Much of the opprobrium was richly deserved. There may not have been grounds for prosecution. But there was a problem of perception surrounding his contacts with internet millionaire Kim Dotcom and casino operators SkyCity.
Banks' pretence otherwise only made that more of a problem. His deaf-and-dumb routine on TV One's Q&A was in the realm of the truly bizarre - as was his now immortal statement about "not having come up the river in a cabbage boat".
But even the most cold-hearted politician would have winced at the fate he suffered in the House one evening. Normally, a victim of ridicule can leave if he or she cannot stomach it. As the responsible minister for a bill which had reached its committee stages, Banks was required to stay in the House. He was trapped. Labour MPs rounded on him mercilessly.
In obvious reference to the incident, Banks told the Weekend Herald that the debating chamber was a "very lonely place for the lone traveller".
In such circumstances, a minister could expect party colleagues to rally and offer some protection or distraction. But Banks had no one.
No doubt the thought that he might still be alone for another three years after the next election was another ingredient fuelling the invective directed at the Electoral Commission. He could have hardly been surprised that the commission advocated the scrapping of the so-called "coat-tailing" provision as part of its Government-ordered review of MMP. This rule means parties which win an electorate seat are automatically exempted from having to reach the 5 per cent threshold for the party vote and can bring extra MPs into Parliament in proportion to their lower party vote.
Act has benefited mightily from what has long been considered an anomaly in the electoral system. Rodney Hide's victory in Epsom in 2005 left National with little option but to do a deal in the seat with Act in 2008 or watch the latter party's votes go to waste. Act delivered in 2008 with four such extra MPs. Last year Act failed to deliver. Now what would otherwise be a rock-solid National seat is all that stands between Act and oblivion outside Parliament.
Removal of the coat-tailing provision would effectively end Act's utility for National. But National - as the governing party - has to decide whether or not to write the legislation that pulls the trigger.
Staring down the same abyss, United Future's Peter Dunne has been guarded about what National should do. Not so Banks. He has sought to discredit the commission as being incompetent, while accusing the quasi-independent body of succumbing to submissions from Labour and the Greens who sought to gerrymander the system in their favour.
Banks then further upped the ante by predicting National will not have the political will to "gas" its two most reliable and effective partners.
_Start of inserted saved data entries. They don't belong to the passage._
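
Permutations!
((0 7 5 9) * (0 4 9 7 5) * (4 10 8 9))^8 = ((0 5 7)(8 9 10))^8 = (0 7 5)(8 10 9)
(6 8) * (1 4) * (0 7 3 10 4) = [7, 0, 2, 10, 1, 5, 8, 3, 6, 9, 4] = (0 7 3 10 4 1)(6 8)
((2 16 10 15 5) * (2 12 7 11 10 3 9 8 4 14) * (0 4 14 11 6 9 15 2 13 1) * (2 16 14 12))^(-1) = (0 1 13 14 2 5 15 3 16 10 11 4)(6 7 12 8 9)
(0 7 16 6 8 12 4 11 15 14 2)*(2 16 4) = (0 7 4 11 15 14 16 6 8 12 2) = [7, 1, 0, 3, 11, 5, 8, 4, 12, 9, 10, 15, 2, 13, 16, 14, 6]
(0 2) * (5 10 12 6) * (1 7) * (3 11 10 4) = (0 2)(1 7)(3 11 10 12 6 5 4) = [2, 7, 0, 11, 3, 4, 5, 1, 8, 9, 12, 10, 6]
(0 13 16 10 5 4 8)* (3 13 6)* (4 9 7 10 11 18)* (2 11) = (0 6 3 13 16 2 11 18 4 8)(5 9 7 10) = [6, 1, 11, 13, 8, 9, 3, 10, 0, 7, 5, 18, 12, 16, 14, 15, 2, 17, 4]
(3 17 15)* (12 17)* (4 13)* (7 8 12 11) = (3 11 7 8 12 17 15)(4 13) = [0, 1, 2, 11, 13, 5, 6, 8, 12, 9, 10, 7, 17, 4, 14, 3, 16, 15]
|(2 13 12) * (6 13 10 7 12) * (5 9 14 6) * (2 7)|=10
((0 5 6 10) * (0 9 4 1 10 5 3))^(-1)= (0 3)(1 4 9 10)(5 6)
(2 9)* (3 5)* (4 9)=(2 4 9)(3 5)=[0, 1, 4, 5, 9, 3, 6, 7, 8, 2]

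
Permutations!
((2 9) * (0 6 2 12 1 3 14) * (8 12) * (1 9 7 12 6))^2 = (0 3)(1 14)(2 12 8)(6 7 9)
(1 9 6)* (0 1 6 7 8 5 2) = (0 1 9 7 8 5 2) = [1, 9, 0, 3, 4, 2, 6, 8, 5, 7]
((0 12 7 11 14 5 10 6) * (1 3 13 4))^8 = ((0 12 7 11 14 5 10 6)(1 3 13 4))^8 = (14)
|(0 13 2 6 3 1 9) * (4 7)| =|(0 13 2 6 3 1 9)(4 7)| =14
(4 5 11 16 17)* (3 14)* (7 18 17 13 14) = (3 7 18 17 4 5 11 16 13 14) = [0, 1, 2, 7, 5, 11, 6, 18, 8, 9, 10, 16, 12, 14, 3, 15, 13, 4, 17]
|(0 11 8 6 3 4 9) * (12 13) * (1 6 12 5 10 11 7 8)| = |(0 7 8 12 13 5 10 11 1 6 3 4 9)| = 13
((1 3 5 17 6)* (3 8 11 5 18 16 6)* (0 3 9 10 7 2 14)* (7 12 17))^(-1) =((0 3 18 16 6 1 8 11 5 7 2 14)(9 10 12 17))^(-1) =(0 14 2 7 5 11 8 1 6 16 18 3)(9 17 12 10)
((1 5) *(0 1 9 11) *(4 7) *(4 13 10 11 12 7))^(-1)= (0 11 10 13 7 12 9 5 1)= ((0 1 5 9 12 7 13 10 11))^(-1)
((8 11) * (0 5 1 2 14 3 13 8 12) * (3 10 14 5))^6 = (14)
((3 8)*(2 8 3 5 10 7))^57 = (2 5 7 8 10)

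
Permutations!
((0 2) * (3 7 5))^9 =((0 2)(3 7 5))^9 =(7)(0 2)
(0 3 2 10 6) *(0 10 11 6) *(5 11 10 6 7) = (0 3 2 10)(5 11 7) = [3, 1, 10, 2, 4, 11, 6, 5, 8, 9, 0, 7]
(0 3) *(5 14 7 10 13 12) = (0 3)(5 14 7 10 13 12) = [3, 1, 2, 0, 4, 14, 6, 10, 8, 9, 13, 11, 5, 12, 7]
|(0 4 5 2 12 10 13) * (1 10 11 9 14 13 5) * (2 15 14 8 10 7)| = 14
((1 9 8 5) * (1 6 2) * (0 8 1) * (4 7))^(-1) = ((0 8 5 6 2)(1 9)(4 7))^(-1) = (0 2 6 5 8)(1 9)(4 7)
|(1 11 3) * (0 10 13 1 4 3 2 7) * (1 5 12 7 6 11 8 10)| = |(0 1 8 10 13 5 12 7)(2 6 11)(3 4)| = 24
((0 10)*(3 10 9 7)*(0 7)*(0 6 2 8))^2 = ((0 9 6 2 8)(3 10 7))^2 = (0 6 8 9 2)(3 7 10)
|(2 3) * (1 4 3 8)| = 5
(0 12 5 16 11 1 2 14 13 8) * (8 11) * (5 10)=(0 12 10 5 16 8)(1 2 14 13 11)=[12, 2, 14, 3, 4, 16, 6, 7, 0, 9, 5, 1, 10, 11, 13, 15, 8]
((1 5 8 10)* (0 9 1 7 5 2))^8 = (10)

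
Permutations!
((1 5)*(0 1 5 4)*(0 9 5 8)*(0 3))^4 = (0 5 1 8 4 3 9) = ((0 1 4 9 5 8 3))^4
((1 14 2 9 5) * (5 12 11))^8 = (1 14 2 9 12 11 5)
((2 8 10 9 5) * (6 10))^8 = ((2 8 6 10 9 5))^8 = (2 6 9)(5 8 10)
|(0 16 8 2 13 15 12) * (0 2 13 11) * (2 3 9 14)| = 11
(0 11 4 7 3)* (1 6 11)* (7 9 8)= (0 1 6 11 4 9 8 7 3)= [1, 6, 2, 0, 9, 5, 11, 3, 7, 8, 10, 4]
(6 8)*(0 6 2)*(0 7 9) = (0 6 8 2 7 9) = [6, 1, 7, 3, 4, 5, 8, 9, 2, 0]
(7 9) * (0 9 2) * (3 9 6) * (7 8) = [6, 1, 0, 9, 4, 5, 3, 2, 7, 8] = (0 6 3 9 8 7 2)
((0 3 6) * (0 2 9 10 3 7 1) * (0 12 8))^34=(0 8 12 1 7)(2 6 3 10 9)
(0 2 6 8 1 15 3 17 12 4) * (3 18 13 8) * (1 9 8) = [2, 15, 6, 17, 0, 5, 3, 7, 9, 8, 10, 11, 4, 1, 14, 18, 16, 12, 13] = (0 2 6 3 17 12 4)(1 15 18 13)(8 9)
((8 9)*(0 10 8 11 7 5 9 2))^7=(0 2 8 10)(5 7 11 9)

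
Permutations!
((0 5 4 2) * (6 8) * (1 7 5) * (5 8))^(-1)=(0 2 4 5 6 8 7 1)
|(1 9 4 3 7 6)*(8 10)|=6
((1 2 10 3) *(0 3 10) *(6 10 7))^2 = (0 1)(2 3)(6 7 10)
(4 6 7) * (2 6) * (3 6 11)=(2 11 3 6 7 4)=[0, 1, 11, 6, 2, 5, 7, 4, 8, 9, 10, 3]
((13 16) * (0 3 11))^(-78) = (16)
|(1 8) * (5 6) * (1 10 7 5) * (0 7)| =|(0 7 5 6 1 8 10)| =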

He is right in one respect. It would send a dreadful message about the long-term value of major-minor party relationships in coalition arrangements. On the other hand, National will look both self-serving and disrespectful of the commission if it does not pick up the recommendations.
One option might be to delay the Government's response to the commission's findings so that they cannot be implemented in time for the 2014 election. An only slightly more credible alternative would be to shift the implementation date for any changes to the electoral system beyond the next election on the grounds parties need more time to adjust. Both scenarios would leave National open to the criticism that it is gerrymandering by not acting speedily on the recommendations of the commission when it tasked that very body with remedying those components of the system which the public dislikes.
Another possible way of easing National's dilemma would be to ignore the commission's call for the "overhang" to be abolished.
Without going into the mathematics, sticking with the status quo could see Banks' and Dunne's two votes being retained for the centre-right without National losing a seat - which is what would have happened if the current Parliament had been capped at 120.
The benefit might be marginal to National, but it is likely to be operating on even thinner margins at the 2014 election than last time when it comes to retaining power. The trouble is that option does little to help either Act or United Future.
The decision might ultimately come down to National assessing whether there is any point in providing safe harbour for Act or United Future any longer and stand candidates in their seats with the intention of winning them.
To some degree, Act's and United Future's fate is in their own hands.
If they were to start polling around 2 to 3 per cent, National would be much more reluctant to ditch the one-seat threshold. Both parties, however, have been struggling to even register in the polls this year.
Banks sees his job as two-fold: ensuring Epsom is Fortress Act while refocusing the party's message to appeal to what Act sees as an untapped market of hundreds and thousands of owners of small to medium businesses.
This audience is seen as sympathetic to the Act product - highlighted by what the party sees as its "breakthrough" policy of charter schools. The question is whether Banks as Act's messenger - having suffered more knockdowns in his political career than Lazarus - can rise once more.
Many will see the Dotcom saga as just one more colourful episode in a very colourful public life. But many will see it as Banks' final and not easily forgotten blunder.